In unserer Wahlherberge in Fromista sind noch genau 3 Betten frei. Super! Die Herberge ist schön, ordentlich, sauber und hat super Matratzen. Was will man mehr? Camilla und ich bekommen unsere Betten direkt an der Tür. Sascha seins in der hintersten Ecke. Nach dem obligatorischen Duschen gehen wir für unser Abendessen alles mögliche einkaufen und machen es uns mit Baguette, Käse, Chorizo, Thunfisch, Tomaten, Gurke, Joghurt, Oliven und und und gemütlich. Dazu trinken Sascha und ich eine Flasche Rotwein, schließlich ist es sein letzter Abend. Unser gemeinsamer letzter Abend...
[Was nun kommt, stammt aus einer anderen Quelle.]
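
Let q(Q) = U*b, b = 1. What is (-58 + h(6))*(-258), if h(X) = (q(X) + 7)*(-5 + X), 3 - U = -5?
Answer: 11094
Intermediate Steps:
U = 8 (U = 3 - 1*(-5) = 3 + 5 = 8)
q(Q) = 8 (q(Q) = 8*1 = 8)
h(X) = -75 + 15*X (h(X) = (8 + 7)*(-5 + X) = 15*(-5 + X) = -75 + 15*X)
(-58 + h(6))*(-258) = (-58 + (-75 + 15*6))*(-258) = (-58 + (-75 + 90))*(-258) = (-58 + 15)*(-258) = -43*(-258) = 11094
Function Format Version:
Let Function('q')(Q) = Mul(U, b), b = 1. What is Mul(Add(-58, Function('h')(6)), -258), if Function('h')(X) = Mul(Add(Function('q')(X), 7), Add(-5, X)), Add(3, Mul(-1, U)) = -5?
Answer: 11094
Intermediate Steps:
U = 8 (U = Add(3, Mul(-1, -5)) = Add(3, 5) = 8)
Function('q')(Q) = 8 (Function('q')(Q) = Mul(8, 1) = 8)
Function('h')(X) = Add(-75, Mul(15, X)) (Function('h')(X) = Mul(Add(8, 7), Add(-5, X)) = Mul(15, Add(-5, X)) = Add(-75, Mul(15, X)))
Mul(Add(-58, Function('h')(6)), -258) = Mul(Add(-58, Add(-75, Mul(15, 6))), -258) = Mul(Add(-58, Add(-75, 90)), -258) = Mul(Add(-58, 15), -258) = Mul(-43, -258) = 11094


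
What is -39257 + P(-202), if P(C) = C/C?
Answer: -39256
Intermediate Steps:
P(C) = 1
-39257 + P(-202) = -39257 + 1 = -39256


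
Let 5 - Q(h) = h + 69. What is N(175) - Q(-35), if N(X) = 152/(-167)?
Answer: 4691/167 ≈ 28.090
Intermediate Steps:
N(X) = -152/167 (N(X) = 152*(-1/167) = -152/167)
Q(h) = -64 - h (Q(h) = 5 - (h + 69) = 5 - (69 + h) = 5 + (-69 - h) = -64 - h)
N(175) - Q(-35) = -152/167 - (-64 - 1*(-35)) = -152/167 - (-64 + 35) = -152/167 - 1*(-29) = -152/167 + 29 = 4691/167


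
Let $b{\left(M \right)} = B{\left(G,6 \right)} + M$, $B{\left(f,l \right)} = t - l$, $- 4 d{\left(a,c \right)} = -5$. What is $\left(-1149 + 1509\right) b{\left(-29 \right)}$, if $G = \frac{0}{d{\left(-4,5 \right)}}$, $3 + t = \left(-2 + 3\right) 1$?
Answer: $-13320$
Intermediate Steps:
$t = -2$ ($t = -3 + \left(-2 + 3\right) 1 = -3 + 1 \cdot 1 = -3 + 1 = -2$)
$d{\left(a,c \right)} = \frac{5}{4}$ ($d{\left(a,c \right)} = \left(- \frac{1}{4}\right) \left(-5\right) = \frac{5}{4}$)
$G = 0$ ($G = \frac{0}{\frac{5}{4}} = 0 \cdot \frac{4}{5} = 0$)
$B{\left(f,l \right)} = -2 - l$
$b{\left(M \right)} = -8 + M$ ($b{\left(M \right)} = \left(-2 - 6\right) + M = -8 + M$)
$\left(-1149 + 1509\right) b{\left(-29 \right)} = \left(-1149 + 1509\right) \left(-8 - 29\right) = 360 \left(-37\right) = -13320$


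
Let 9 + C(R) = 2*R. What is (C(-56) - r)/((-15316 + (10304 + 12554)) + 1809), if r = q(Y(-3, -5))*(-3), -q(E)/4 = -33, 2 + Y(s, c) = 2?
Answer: 275/9351 ≈ 0.029409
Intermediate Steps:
Y(s, c) = 0 (Y(s, c) = -2 + 2 = 0)
q(E) = 132 (q(E) = -4*(-33) = 132)
C(R) = -9 + 2*R
r = -396 (r = 132*(-3) = -396)
(C(-56) - r)/((-15316 + (10304 + 12554)) + 1809) = ((-9 + 2*(-56)) - 1*(-396))/((-15316 + (10304 + 12554)) + 1809) = ((-9 - 112) + 396)/((-15316 + 22858) + 1809) = (-121 + 396)/(7542 + 1809) = 275/9351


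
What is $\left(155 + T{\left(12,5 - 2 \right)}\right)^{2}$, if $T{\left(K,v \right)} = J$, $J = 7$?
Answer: $26244$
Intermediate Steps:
$T{\left(K,v \right)} = 7$
$\left(155 + T{\left(12,5 - 2 \right)}\right)^{2} = \left(155 + 7\right)^{2} = 162^{2} = 26244$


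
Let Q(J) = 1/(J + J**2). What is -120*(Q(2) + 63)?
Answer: -7580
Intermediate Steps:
-120*(Q(2) + 63) = -120*(1/(2*(1 + 2)) + 63) = -120*((1/2)/3 + 63) = -120*((1/2)*(1/3) + 63) = -120*(1/6 + 63) = -120*379/6 = -7580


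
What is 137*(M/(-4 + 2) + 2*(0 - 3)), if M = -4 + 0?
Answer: -548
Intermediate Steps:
M = -4
137*(M/(-4 + 2) + 2*(0 - 3)) = 137*(-4/(-4 + 2) + 2*(0 - 3)) = 137*(-4/(-2) + 2*(-3)) = 137*(-½*(-4) - 6) = 137*(2 - 6) = 137*(-4) = -548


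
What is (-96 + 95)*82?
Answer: -82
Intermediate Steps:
(-96 + 95)*82 = -1*82 = -82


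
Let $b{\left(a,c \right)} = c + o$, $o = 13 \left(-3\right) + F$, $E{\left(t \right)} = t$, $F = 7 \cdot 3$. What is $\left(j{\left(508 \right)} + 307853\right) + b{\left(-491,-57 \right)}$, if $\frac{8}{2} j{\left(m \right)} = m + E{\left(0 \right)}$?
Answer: $307905$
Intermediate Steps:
$F = 21$
$j{\left(m \right)} = \frac{m}{4}$ ($j{\left(m \right)} = \frac{m + 0}{4} = \frac{m}{4}$)
$o = -18$ ($o = 13 \left(-3\right) + 21 = -39 + 21 = -18$)
$b{\left(a,c \right)} = -18 + c$ ($b{\left(a,c \right)} = c - 18 = -18 + c$)
$\left(j{\left(508 \right)} + 307853\right) + b{\left(-491,-57 \right)} = \left(\frac{1}{4} \cdot 508 + 307853\right) - 75 = \left(127 + 307853\right) - 75 = 307980 - 75 = 307905$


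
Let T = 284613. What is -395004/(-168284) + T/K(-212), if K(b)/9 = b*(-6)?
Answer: 4368151657/160542936 ≈ 27.209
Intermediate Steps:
K(b) = -54*b (K(b) = 9*(b*(-6)) = 9*(-6*b) = -54*b)
-395004/(-168284) + T/K(-212) = -395004/(-168284) + 284613/((-54*(-212))) = -395004*(-1/168284) + 284613/11448 = 98751/42071 + 284613*(1/11448) = 98751/42071 + 94871/3816 = 4368151657/160542936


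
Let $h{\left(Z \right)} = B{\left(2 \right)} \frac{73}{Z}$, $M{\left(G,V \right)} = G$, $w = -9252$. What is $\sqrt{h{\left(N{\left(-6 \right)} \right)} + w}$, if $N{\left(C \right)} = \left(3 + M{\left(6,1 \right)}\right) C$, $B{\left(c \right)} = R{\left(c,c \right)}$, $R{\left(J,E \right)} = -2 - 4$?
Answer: $\frac{i \sqrt{83195}}{3} \approx 96.145 i$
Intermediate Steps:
$R{\left(J,E \right)} = -6$ ($R{\left(J,E \right)} = -2 - 4 = -6$)
$B{\left(c \right)} = -6$
$N{\left(C \right)} = 9 C$ ($N{\left(C \right)} = \left(3 + 6\right) C = 9 C$)
$h{\left(Z \right)} = - \frac{438}{Z}$ ($h{\left(Z \right)} = - 6 \frac{73}{Z} = - \frac{438}{Z}$)
$\sqrt{h{\left(N{\left(-6 \right)} \right)} + w} = \sqrt{- \frac{438}{9 \left(-6\right)} - 9252} = \sqrt{- \frac{438}{-54} - 9252} = \sqrt{\left(-438\right) \left(- \frac{1}{54}\right) - 9252} = \sqrt{\frac{73}{9} - 9252} = \sqrt{- \frac{83195}{9}} = \frac{i \sqrt{83195}}{3}$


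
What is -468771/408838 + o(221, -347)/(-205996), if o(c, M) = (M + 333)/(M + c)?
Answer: -434542483541/378985466916 ≈ -1.1466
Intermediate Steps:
o(c, M) = (333 + M)/(M + c)
-468771/408838 + o(221, -347)/(-205996) = -468771/408838 + ((333 - 347)/(-347 + 221))/(-205996) = -468771*1/408838 + (-14/(-126))*(-1/205996) = -468771/408838 - 1/126*(-14)*(-1/205996) = -468771/408838 + (⅑)*(-1/205996) = -468771/408838 - 1/1853964 = -434542483541/378985466916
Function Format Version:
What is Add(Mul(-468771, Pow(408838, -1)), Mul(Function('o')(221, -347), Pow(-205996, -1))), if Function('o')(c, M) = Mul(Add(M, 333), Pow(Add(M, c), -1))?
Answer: Rational(-434542483541, 378985466916) ≈ -1.1466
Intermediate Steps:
Function('o')(c, M) = Mul(Pow(Add(M, c), -1), Add(333, M)) (Function('o')(c, M) = Mul(Add(333, M), Pow(Add(M, c), -1)) = Mul(Pow(Add(M, c), -1), Add(333, M)))
Add(Mul(-468771, Pow(408838, -1)), Mul(Function('o')(221, -347), Pow(-205996, -1))) = Add(Mul(-468771, Pow(408838, -1)), Mul(Mul(Pow(Add(-347, 221), -1), Add(333, -347)), Pow(-205996, -1))) = Add(Mul(-468771, Rational(1, 408838)), Mul(Mul(Pow(-126, -1), -14), Rational(-1, 205996))) = Add(Rational(-468771, 408838), Mul(Mul(Rational(-1, 126), -14), Rational(-1, 205996))) = Add(Rational(-468771, 408838), Mul(Rational(1, 9), Rational(-1, 205996))) = Add(Rational(-468771, 408838), Rational(-1, 1853964)) = Rational(-434542483541, 378985466916)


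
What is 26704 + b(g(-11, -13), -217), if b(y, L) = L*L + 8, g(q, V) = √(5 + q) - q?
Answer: 73801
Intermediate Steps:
b(y, L) = 8 + L² (b(y, L) = L² + 8 = 8 + L²)
26704 + b(g(-11, -13), -217) = 26704 + (8 + (-217)²) = 26704 + (8 + 47089) = 26704 + 47097 = 73801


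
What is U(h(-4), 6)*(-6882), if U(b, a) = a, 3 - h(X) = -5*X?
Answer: -41292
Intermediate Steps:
h(X) = 3 + 5*X (h(X) = 3 - (-5)*X = 3 + 5*X)
U(h(-4), 6)*(-6882) = 6*(-6882) = -41292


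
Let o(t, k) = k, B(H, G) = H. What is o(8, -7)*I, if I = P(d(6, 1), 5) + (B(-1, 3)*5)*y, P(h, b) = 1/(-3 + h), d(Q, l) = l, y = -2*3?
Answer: -413/2 ≈ -206.50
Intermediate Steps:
y = -6
I = 59/2 (I = 1/(-3 + 1) - 1*5*(-6) = 1/(-2) - 5*(-6) = -1/2 + 30 = 59/2 ≈ 29.500)
o(8, -7)*I = -7*59/2 = -413/2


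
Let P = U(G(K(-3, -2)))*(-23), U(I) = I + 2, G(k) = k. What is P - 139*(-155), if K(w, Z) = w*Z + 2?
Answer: 21315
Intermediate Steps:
K(w, Z) = 2 + Z*w (K(w, Z) = Z*w + 2 = 2 + Z*w)
U(I) = 2 + I
P = -230 (P = (2 + (2 - 2*(-3)))*(-23) = (2 + (2 + 6))*(-23) = (2 + 8)*(-23) = 10*(-23) = -230)
P - 139*(-155) = -230 - 139*(-155) = -230 + 21545 = 21315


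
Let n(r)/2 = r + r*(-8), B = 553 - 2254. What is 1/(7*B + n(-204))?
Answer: -1/9051 ≈ -0.00011049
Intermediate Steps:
B = -1701
n(r) = -14*r (n(r) = 2*(r + r*(-8)) = 2*(r - 8*r) = 2*(-7*r) = -14*r)
1/(7*B + n(-204)) = 1/(7*(-1701) - 14*(-204)) = 1/(-11907 + 2856) = 1/(-9051) = -1/9051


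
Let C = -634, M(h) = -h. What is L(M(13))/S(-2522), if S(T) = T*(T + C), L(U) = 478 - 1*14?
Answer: 58/994929 ≈ 5.8296e-5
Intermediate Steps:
L(U) = 464 (L(U) = 478 - 14 = 464)
S(T) = T*(-634 + T) (S(T) = T*(T - 634) = T*(-634 + T))
L(M(13))/S(-2522) = 464/((-2522*(-634 - 2522))) = 464/((-2522*(-3156))) = 464/7959432 = 464*(1/7959432) = 58/994929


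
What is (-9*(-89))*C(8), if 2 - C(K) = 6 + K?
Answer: -9612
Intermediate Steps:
C(K) = -4 - K (C(K) = 2 - (6 + K) = 2 + (-6 - K) = -4 - K)
(-9*(-89))*C(8) = (-9*(-89))*(-4 - 1*8) = 801*(-4 - 8) = 801*(-12) = -9612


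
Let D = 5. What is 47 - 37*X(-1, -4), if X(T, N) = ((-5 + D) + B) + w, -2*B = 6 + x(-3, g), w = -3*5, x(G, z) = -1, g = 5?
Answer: 1389/2 ≈ 694.50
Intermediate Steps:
w = -15
B = -5/2 (B = -(6 - 1)/2 = -½*5 = -5/2 ≈ -2.5000)
X(T, N) = -35/2 (X(T, N) = ((-5 + 5) - 5/2) - 15 = (0 - 5/2) - 15 = -5/2 - 15 = -35/2)
47 - 37*X(-1, -4) = 47 - 37*(-35/2) = 47 + 1295/2 = 1389/2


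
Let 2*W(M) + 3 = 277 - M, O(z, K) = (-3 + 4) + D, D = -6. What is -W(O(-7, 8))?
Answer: -279/2 ≈ -139.50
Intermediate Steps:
O(z, K) = -5 (O(z, K) = (-3 + 4) - 6 = 1 - 6 = -5)
W(M) = 137 - M/2 (W(M) = -3/2 + (277 - M)/2 = -3/2 + (277/2 - M/2) = 137 - M/2)
-W(O(-7, 8)) = -(137 - ½*(-5)) = -(137 + 5/2) = -1*279/2 = -279/2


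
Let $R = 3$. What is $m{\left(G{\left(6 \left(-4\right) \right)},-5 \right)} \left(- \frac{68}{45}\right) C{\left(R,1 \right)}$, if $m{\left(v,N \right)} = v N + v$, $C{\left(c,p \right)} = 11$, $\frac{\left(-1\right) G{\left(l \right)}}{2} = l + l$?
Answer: $\frac{95744}{15} \approx 6382.9$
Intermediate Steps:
$G{\left(l \right)} = - 4 l$ ($G{\left(l \right)} = - 2 \left(l + l\right) = - 2 \cdot 2 l = - 4 l$)
$m{\left(v,N \right)} = v + N v$ ($m{\left(v,N \right)} = N v + v = v + N v$)
$m{\left(G{\left(6 \left(-4\right) \right)},-5 \right)} \left(- \frac{68}{45}\right) C{\left(R,1 \right)} = - 4 \cdot 6 \left(-4\right) \left(1 - 5\right) \left(- \frac{68}{45}\right) 11 = \left(-4\right) \left(-24\right) \left(-4\right) \left(\left(-68\right) \frac{1}{45}\right) 11 = 96 \left(-4\right) \left(- \frac{68}{45}\right) 11 = \left(-384\right) \left(- \frac{68}{45}\right) 11 = \frac{8704}{15} \cdot 11 = \frac{95744}{15}$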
Mal wieder sind wir die letzten die ins Bett gehen. Angetrunken wie wir sind ist das gar nicht so einfach ohne den ganzen Schlafsaal zu wecken. Das Zähneputzen endet in viel zu lautem Gelächter. Camilla und ich klettern leise in die Betten, nur Sascha stolpert auf dem Weg zu seinem Bett über alles mögliche und wird von einem energischen "Pssssst!!!" begleitet. Dieses mal sind also wir "die Deutschen", die unangenehm auffallen.